In 1853 he was appointed violinist to the Tsar of Russia. In 1861 he became the inaugural Director of the revived Institute of Music.

On one occasion he introduced the violinist Leopold Auer to Ignacy Jan Paderewski. The then unknown young pianist was chosen to accompany Auer at a recital at the institute.
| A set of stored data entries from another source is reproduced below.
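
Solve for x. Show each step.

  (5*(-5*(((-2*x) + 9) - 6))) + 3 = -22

Step 1. [(5*(-5*(((-2*x) + 9) - 6))) + 3 = -22] +3 is outermost — subtract 3 both sides. So sub: 5*(-5*(((-2*x) + 9) - 6)) = -25.
Step 2. [5*(-5*(((-2*x) + 9) - 6)) = -25] leading coefficient 5: divide by 5, so div: -5*(((-2*x) + 9) - 6) = -5.
Step 3. [-5*(((-2*x) + 9) - 6) = -5] LHS = -5·(…); ÷-5 both sides ⇒ div: ((-2*x) + 9) - 6 = 1.
Step 4. [((-2*x) + 9) - 6 = 1] 6 comes off first (add 6), so sub: (-2*x) + 9 = 7.
Step 5. [(-2*x) + 9 = 7] the outer +9 inverts by subtracting 9. So sub: -2*x = -2.
Step 6. [-2*x = -2] divide by the outer -2 ⇒ div: x = 1.

Answer: x ∈ {1}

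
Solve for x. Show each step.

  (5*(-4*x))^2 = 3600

Step 1. [(5*(-4*x))^2 = 3600] √ both sides: 3600 ≥ 0 gives two branches, so sqrt: 5*(-4*x) = 60 or -60.
Step 2. [5*(-4*x) = 60 or -60] divide by the outer 5. So div: -4*x = 12 or -12.
Step 3. [-4*x = 12 or -12] -4 out front; divide by -4. So div: x = -3 or 3.

Answer: x ∈ {-3, 3}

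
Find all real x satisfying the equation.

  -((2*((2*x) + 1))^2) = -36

Step 1. [-((2*((2*x) + 1))^2) = -36] flip signs both sides, so neg: (2*((2*x) + 1))^2 = 36.
Step 2. [(2*((2*x) + 1))^2 = 36] √ both sides: 36 ≥ 0 gives two branches ⇒ sqrt: 2*((2*x) + 1) = 6 or -6.
Step 3. [2*((2*x) + 1) = 6 or -6] LHS = 2·(…); ÷2 both sides. So div: (2*x) + 1 = 3 or -3.
Step 4. [(2*x) + 1 = 3 or -3] +1 is outermost — subtract 1 both sides ⇒ sub: 2*x = 2 or -4.
Step 5. [2*x = 2 or -4] leading coefficient 2: divide by 2, so div: x = 1 or -2.

Answer: x ∈ {-2, 1}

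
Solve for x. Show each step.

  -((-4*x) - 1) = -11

Step 1. [-((-4*x) - 1) = -11] LHS negated; negate both sides ⇒ neg: (-4*x) - 1 = 11.
Step 2. [(-4*x) - 1 = 11] the outer -1 inverts by adding 1. So sub: -4*x = 12.
Step 3. [-4*x = 12] -4 out front; divide by -4 ⇒ div: x = -3.

Answer: x ∈ {-3}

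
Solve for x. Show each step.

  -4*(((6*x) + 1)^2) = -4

Step 1. [-4*(((6*x) + 1)^2) = -4] -4·(inner) — divide through by -4 ⇒ div: ((6*x) + 1)^2 = 1.
Step 2. [((6*x) + 1)^2 = 1] 1 ≥ 0, LHS is (·)² — take ±√. So sqrt: (6*x) + 1 = 1 or -1.
Step 3. [(6*x) + 1 = 1 or -1] 1 comes off first (subtract 1), so sub: 6*x = 0 or -2.
Step 4. [6*x = 0 or -2] divide by the outer 6 ⇒ div: x = 0 or -1/3.

Answer: x ∈ {-1/3, 0}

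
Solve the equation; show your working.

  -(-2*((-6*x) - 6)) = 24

Step 1. [-(-2*((-6*x) - 6)) = 24] leading − — multiply by −1 ⇒ neg: -2*((-6*x) - 6) = -24.
Step 2. [-2*((-6*x) - 6) = -24] divide by the outer -2. So div: (-6*x) - 6 = 12.
Step 3. [(-6*x) - 6 = 12] add 6: x sits inside (… - 6), so sub: -6*x = 18.
Step 4. [-6*x = 18] leading coefficient -6: divide by -6, so div: x = -3.

Answer: x ∈ {-3}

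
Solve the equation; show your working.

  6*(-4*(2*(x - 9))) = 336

Step 1. [6*(-4*(2*(x - 9))) = 336] divide by the outer 6. So div: -4*(2*(x - 9)) = 56.
Step 2. [-4*(2*(x - 9)) = 56] -4 out front; divide by -4. So div: 2*(x - 9) = -14.
Step 3. [2*(x - 9) = -14] LHS = 2·(…); ÷2 both sides ⇒ div: x - 9 = -7.
Step 4. [x - 9 = -7] the outer -9 inverts by adding 9 ⇒ sub: x = 2.

Answer: x ∈ {2}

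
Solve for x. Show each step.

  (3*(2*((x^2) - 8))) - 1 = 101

Step 1. [(3*(2*((x^2) - 8))) - 1 = 101] -1 is outermost — add 1 both sides ⇒ sub: 3*(2*((x^2) - 8)) = 102.
Step 2. [3*(2*((x^2) - 8)) = 102] leading coefficient 3: divide by 3. So div: 2*((x^2) - 8) = 34.
Step 3. [2*((x^2) - 8) = 34] LHS = 2·(…); ÷2 both sides, so div: (x^2) - 8 = 17.
Step 4. [(x^2) - 8 = 17] peel the -8: add 8 from each side ⇒ sub: x^2 = 25.
Step 5. [x^2 = 25] √ both sides: 25 ≥ 0 gives two branches, so sqrt: x = 5 or -5.

Answer: x ∈ {-5, 5}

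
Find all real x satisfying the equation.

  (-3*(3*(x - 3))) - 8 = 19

Step 1. [(-3*(3*(x - 3))) - 8 = 19] -8 is outermost — add 8 both sides ⇒ sub: -3*(3*(x - 3)) = 27.
Step 2. [-3*(3*(x - 3)) = 27] leading coefficient -3: divide by -3, so div: 3*(x - 3) = -9.
Step 3. [3*(x - 3) = -9] divide by the outer 3. So div: x - 3 = -3.
Step 4. [x - 3 = -3] peel the -3: add 3 from each side ⇒ sub: x = 0.

Answer: x ∈ {0}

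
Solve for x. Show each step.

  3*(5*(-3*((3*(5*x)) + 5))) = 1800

Step 1. [3*(5*(-3*((3*(5*x)) + 5))) = 1800] 3 out front; divide by 3, so div: 5*(-3*((3*(5*x)) + 5)) = 600.
Step 2. [5*(-3*((3*(5*x)) + 5)) = 600] 5·(inner) — divide through by 5 ⇒ div: -3*((3*(5*x)) + 5) = 120.
Step 3. [-3*((3*(5*x)) + 5) = 120] -3·(inner) — divide through by -3, so div: (3*(5*x)) + 5 = -40.
Step 4. [(3*(5*x)) + 5 = -40] 5 comes off first (subtract 5). So sub: 3*(5*x) = -45.
Step 5. [3*(5*x) = -45] leading coefficient 3: divide by 3, so div: 5*x = -15.
Step 6. [5*x = -15] 5·(inner) — divide through by 5. So div: x = -3.

Answer: x ∈ {-3}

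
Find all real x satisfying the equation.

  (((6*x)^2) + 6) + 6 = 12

Step 1. [(((6*x)^2) + 6) + 6 = 12] +6 is outermost — subtract 6 both sides. So sub: ((6*x)^2) + 6 = 6.
Step 2. [((6*x)^2) + 6 = 6] subtract 6: x sits inside (… + 6) ⇒ sub: (6*x)^2 = 0.
Step 3. [(6*x)^2 = 0] √ both sides: 0 ≥ 0 gives two branches, so sqrt: 6*x = 0.
Step 4. [6*x = 0] divide by the outer 6, so div: x = 0.

Answer: x ∈ {0}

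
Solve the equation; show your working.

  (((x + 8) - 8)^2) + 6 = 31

Step 1. [(((x + 8) - 8)^2) + 6 = 31] +6 is outermost — subtract 6 both sides ⇒ sub: ((x + 8) - 8)^2 = 25.
Step 2. [((x + 8) - 8)^2 = 25] √ both sides: 25 ≥ 0 gives two branches ⇒ sqrt: (x + 8) - 8 = 5 or -5.
Step 3. [(x + 8) - 8 = 5 or -5] 8 comes off first (add 8), so sub: x + 8 = 13 or 3.
Step 4. [x + 8 = 13 or 3] 8 comes off first (subtract 8), so sub: x = 5 or -5.

Answer: x ∈ {-5, 5}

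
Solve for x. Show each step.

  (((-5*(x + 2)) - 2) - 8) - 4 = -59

Step 1. [(((-5*(x + 2)) - 2) - 8) - 4 = -59] peel the -4: add 4 from each side, so sub: ((-5*(x + 2)) - 2) - 8 = -55.
Step 2. [((-5*(x + 2)) - 2) - 8 = -55] the outer -8 inverts by adding 8. So sub: (-5*(x + 2)) - 2 = -47.
Step 3. [(-5*(x + 2)) - 2 = -47] the outer -2 inverts by adding 2, so sub: -5*(x + 2) = -45.
Step 4. [-5*(x + 2) = -45] -5 out front; divide by -5. So div: x + 2 = 9.
Step 5. [x + 2 = 9] the outer +2 inverts by subtracting 2. So sub: x = 7.

Answer: x ∈ {7}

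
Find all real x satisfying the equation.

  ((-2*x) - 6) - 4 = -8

Step 1. [((-2*x) - 6) - 4 = -8] 4 comes off first (add 4) ⇒ sub: (-2*x) - 6 = -4.
Step 2. [(-2*x) - 6 = -4] common factor -2 (LHS and -4) — divide through, so factor: x + 3 = 2.
Step 3. [x + 3 = 2] 3 comes off first (subtract 3). So sub: x = -1.

Answer: x ∈ {-1}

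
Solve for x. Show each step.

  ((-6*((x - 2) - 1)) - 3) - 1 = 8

Step 1. [((-6*((x - 2) - 1)) - 3) - 1 = 8] peel the -1: add 1 from each side, so sub: (-6*((x - 2) - 1)) - 3 = 9.
Step 2. [(-6*((x - 2) - 1)) - 3 = 9] peel the -3: add 3 from each side. So sub: -6*((x - 2) - 1) = 12.
Step 3. [-6*((x - 2) - 1) = 12] -6·(inner) — divide through by -6. So div: (x - 2) - 1 = -2.
Step 4. [(x - 2) - 1 = -2] add 1: x sits inside (… - 1) ⇒ sub: x - 2 = -1.
Step 5. [x - 2 = -1] the outer -2 inverts by adding 2. So sub: x = 1.

Answer: x ∈ {1}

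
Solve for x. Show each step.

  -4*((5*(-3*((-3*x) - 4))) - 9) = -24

Step 1. [-4*((5*(-3*((-3*x) - 4))) - 9) = -24] LHS = -4·(…); ÷-4 both sides ⇒ div: (5*(-3*((-3*x) - 4))) - 9 = 6.
Step 2. [(5*(-3*((-3*x) - 4))) - 9 = 6] -9 is outermost — add 9 both sides ⇒ sub: 5*(-3*((-3*x) - 4)) = 15.
Step 3. [5*(-3*((-3*x) - 4)) = 15] 5·(inner) — divide through by 5 ⇒ div: -3*((-3*x) - 4) = 3.
Step 4. [-3*((-3*x) - 4) = 3] -3 out front; divide by -3, so div: (-3*x) - 4 = -1.
Step 5. [(-3*x) - 4 = -1] peel the -4: add 4 from each side, so sub: -3*x = 3.
Step 6. [-3*x = 3] -3 out front; divide by -3, so div: x = -1.

Answer: x ∈ {-1}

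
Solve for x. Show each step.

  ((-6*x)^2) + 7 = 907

Step 1. [((-6*x)^2) + 7 = 907] peel the +7: subtract 7 from each side. So sub: (-6*x)^2 = 900.
Step 2. [(-6*x)^2 = 900] LHS squared, RHS 900 ≥ 0: apply √ (±) ⇒ sqrt: -6*x = 30 or -30.
Step 3. [-6*x = 30 or -30] divide by the outer -6 ⇒ div: x = -5 or 5.

Answer: x ∈ {-5, 5}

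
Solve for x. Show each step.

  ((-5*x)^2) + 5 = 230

Step 1. [((-5*x)^2) + 5 = 230] 5 comes off first (subtract 5). So sub: (-5*x)^2 = 225.
Step 2. [(-5*x)^2 = 225] √ both sides: 225 ≥ 0 gives two branches. So sqrt: -5*x = 15 or -15.
Step 3. [-5*x = 15 or -15] -5 out front; divide by -5, so div: x = -3 or 3.

Answer: x ∈ {-3, 3}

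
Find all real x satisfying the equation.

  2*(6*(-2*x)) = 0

Step 1. [2*(6*(-2*x)) = 0] 2·(inner) — divide through by 2. So div: 6*(-2*x) = 0.
Step 2. [6*(-2*x) = 0] 6 out front; divide by 6 ⇒ div: -2*x = 0.
Step 3. [-2*x = 0] -2 out front; divide by -2 ⇒ div: x = 0.

Answer: x ∈ {0}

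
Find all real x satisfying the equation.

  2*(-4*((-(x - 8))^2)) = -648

Step 1. [2*(-4*((-(x - 8))^2)) = -648] divide by the outer 2 ⇒ div: -4*((-(x - 8))^2) = -324.
Step 2. [-4*((-(x - 8))^2) = -324] -4·(inner) — divide through by -4, so div: (-(x - 8))^2 = 81.
Step 3. [(-(x - 8))^2 = 81] 81 ≥ 0, LHS is (·)² — take ±√. So sqrt: -(x - 8) = 9 or -9.
Step 4. [-(x - 8) = 9 or -9] LHS negated; negate both sides. So neg: x - 8 = -9 or 9.
Step 5. [x - 8 = -9 or 9] 8 comes off first (add 8), so sub: x = -1 or 17.

Answer: x ∈ {-1, 17}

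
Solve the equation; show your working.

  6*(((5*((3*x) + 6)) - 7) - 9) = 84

Step 1. [6*(((5*((3*x) + 6)) - 7) - 9) = 84] leading coefficient 6: divide by 6 ⇒ div: ((5*((3*x) + 6)) - 7) - 9 = 14.
Step 2. [((5*((3*x) + 6)) - 7) - 9 = 14] add 9: x sits inside (… - 9) ⇒ sub: (5*((3*x) + 6)) - 7 = 23.
Step 3. [(5*((3*x) + 6)) - 7 = 23] the outer -7 inverts by adding 7, so sub: 5*((3*x) + 6) = 30.
Step 4. [5*((3*x) + 6) = 30] 5 out front; divide by 5 ⇒ div: (3*x) + 6 = 6.
Step 5. [(3*x) + 6 = 6] 3 divides every term; factor it out, so factor: x + 2 = 2.
Step 6. [x + 2 = 2] +2 is outermost — subtract 2 both sides. So sub: x = 0.

Answer: x ∈ {0}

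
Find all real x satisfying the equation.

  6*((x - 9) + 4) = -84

Step 1. [6*((x - 9) + 4) = -84] 6 out front; divide by 6. So div: (x - 9) + 4 = -14.
Step 2. [(x - 9) + 4 = -14] subtract 4: x sits inside (… + 4). So sub: x - 9 = -18.
Step 3. [x - 9 = -18] 9 comes off first (add 9) ⇒ sub: x = -9.

Answer: x ∈ {-9}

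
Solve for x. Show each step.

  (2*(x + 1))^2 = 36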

His students included Stanisław Barcewicz, Zygmunt Noskowski, Stanisław Taborowski and Konstanty Gorski.

In 1878 he performed at the Paris International Exhibition along with Henryk Wieniawski.

Apollinaire de Kontski composed a violin concerto, a quartet for four violins, 24 Études-Caprices for violin and flute, transcriptions, variations, opera fantaisies (his "Fantasia on Motives from Lucia di Lammermoor" was famous in his day) and numerous other virtuoso pieces, all now forgotten.

==Death==
He died in his home city in 1879, aged 53.